5 Credit Score Resources
- What’s in my FICO Score– via My FICO
- How Credit Scores Work– via How Stuff Works
- 6 Things to Know About Credit Scores– via Kiplinger
- Scoring a High Credit Score– via The Wall Street Journal
- Car Loan Credit Requirement Answers– via Credit Score Resource
How Your Score Is Determined
To get a better understanding of how your credit score is determined and what influences that score, take a look at the breakdown below, provided by The New York Times.
- 35 Percent– is determined by your payment history. Do you regularly pay your bills or fines on time to any creditor that submits your information to the credit bureau? Even unpaid library fines, medical bills or parking tickets may appear here.
- 30 Percent– is based on the amounts you owe each of your creditors, and how that compares with the total credit available to you or the total loan amount you took out. If you’re maxing out your credit cards, your score may suffer.
- 15 Percent- is based on the length of your credit history, both how long you’ve had each account and how long it’s been since you had any activity on those accounts. The fewer and older the accounts, the better (assuming you’ve made timely payments).
- 10 Percent– is based on how many accounts you’ve recently opened compared with the total number of your accounts, as well as the number of recent inquiries on your report made by lenders to whom you’ve applied for credit. Your score can drop if it looks as if you’re seeking several new sources of credit — a sign that you may be in financial trouble. (If a lender initiates an inquiry about your credit report without your knowledge, though, it should not affect your score.) Shopping around for an auto loan or mortgage shouldn’t hurt, if you keep your search to six weeks or less. But every inquiry you trigger when you apply for a credit card can affect your score, says Craig Watts, a spokesman for Fair Isaac. So be selective.
- The Final 10 Percent– is determined by the types of credit used.
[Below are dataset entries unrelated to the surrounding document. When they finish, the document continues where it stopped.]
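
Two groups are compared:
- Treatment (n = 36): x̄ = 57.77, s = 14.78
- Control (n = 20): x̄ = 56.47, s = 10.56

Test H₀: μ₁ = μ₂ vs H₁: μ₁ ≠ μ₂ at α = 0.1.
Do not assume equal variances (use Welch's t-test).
Welch's two-sample t-test:
H₀: μ₁ = μ₂
H₁: μ₁ ≠ μ₂
s₁²/n₁ = 14.78²/36 = 6.0680,  s₂²/n₂ = 10.56²/20 = 5.5757
SE = √(s₁²/n₁ + s₂²/n₂) = √(6.0680 + 5.5757) = 3.4123
df (Welch-Satterthwaite) = (s₁²/n₁ + s₂²/n₂)² / [(s₁²/n₁)²/(n₁-1) + (s₂²/n₂)²/(n₂-1)] ≈ 50.43
t = (x̄₁ - x̄₂) / SE = (57.77 - 56.47) / 3.4123 = 1.30 / 3.4123 = 0.381
p-value = 0.7048

Since p-value > α = 0.1, we fail to reject H₀.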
Having installment debt — like a mortgage, in which you pay a fixed amount each month — demonstrates that you can manage a large loan. But how you handle revolving debt, like credit cards, tends to carry more weight since it’s seen as more predictive of future behavior. (You can pay off the balance each month or just the minimum, for example; charge to the limit of your cards or rarely use them.)
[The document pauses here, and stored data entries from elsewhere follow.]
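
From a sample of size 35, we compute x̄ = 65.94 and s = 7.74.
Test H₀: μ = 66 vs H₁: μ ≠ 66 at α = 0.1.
One-sample t-test:
H₀: μ = 66
H₁: μ ≠ 66
df = n - 1 = 34
t = (x̄ - μ₀) / (s/√n) = (65.94 - 66) / (7.74/√35) = -0.046
p-value = 0.9637

Since p-value > α = 0.1, we fail to reject H₀.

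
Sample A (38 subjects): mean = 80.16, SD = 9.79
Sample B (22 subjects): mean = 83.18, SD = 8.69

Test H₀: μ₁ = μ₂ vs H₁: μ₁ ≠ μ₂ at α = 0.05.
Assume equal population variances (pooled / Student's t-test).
Student's two-sample t-test (equal variances):
H₀: μ₁ = μ₂
H₁: μ₁ ≠ μ₂
df = n₁ + n₂ - 2 = 58
Pooled variance s_p² = [(n₁-1)s₁² + (n₂-1)s₂²] / (n₁ + n₂ - 2) = [(37)(9.79²) + (21)(8.69²)] / 58 = 88.4840
SE = √(s_p²(1/n₁ + 1/n₂)) = √(88.4840 × (1/38 + 1/22)) = 2.5200
t = (x̄₁ - x̄₂) / SE = (80.16 - 83.18) / 2.5200 = -3.02 / 2.5200 = -1.198
p-value = 0.2356

Since p-value > α = 0.05, we fail to reject H₀.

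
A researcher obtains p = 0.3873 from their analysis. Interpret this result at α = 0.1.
Since p = 0.3873 > α = 0.1, fail to reject H₀.
There is insufficient evidence to reject the null hypothesis; the result is not statistically significant at the 0.1 level.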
Whether you have amazing credit or not-so-good credit, it’s still important for you to monitor your credit score on a regular basis. This is also true for individuals who are planning to apply for any type of loan or credit card in the near future. By taking advantage of your free credit report and using one of the many online tools to check your credit score, you can identify how creditworthy you are as well as spot and edit any errors before applying. Being proactive and vigilant in how you handle your credit can make all the difference in your life and save you a lot of time and money in the long run.